Anyone who keeps pharma's score knows that atypical antipsychotics have grown by leaps and bounds over the past several years. In fact, last year, they were the number one selliing drug class, dollarwise. Partly that's because they're so expensive, but it's also because they've been used more and more broadly--not just for schizophrenia or even bipolar disorder, but for a variety of off-label uses, too.
And now, with Bristol-Myers Squibb's Abilify approved as a depression and anxiety treatment, and AstraZeneca's Seroquel on the verge of getting a similar FDA approval, the class of drugs is poised to grow even more.

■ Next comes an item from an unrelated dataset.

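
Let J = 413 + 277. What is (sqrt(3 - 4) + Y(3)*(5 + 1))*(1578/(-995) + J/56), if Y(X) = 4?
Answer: 1794546/6965 + 299091*I/27860 ≈ 257.65 + 10.736*I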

The catch is that the drugs have a history of sometimes-severe side effects. As the Los Angeles Times points out in an article today, experts are questioning widespread uptake of the antipsychotics. The FDA advisory panel reviewing Seroquel for depression appeared to concur, saddling their recommendation for approval with a list of safety-related caveats.
Will the safety questions prove to be a drag on antipsychotic sales growth? That remains to be seen. We do know that the industry spent almost $1 billion marketing these drugs back in 2006--and that was before any of them got the OK for depression, a much more common malady than schizophrenia or bipolar.
And that marketing can be very effective. When Bristol started advertising Abilify for depression and anxiety, patients started streaming into one L.A. psychiatrist's office, asking whether they should try the drug. Soon, the same may be true of Seroquel. We'll just have to wait and see.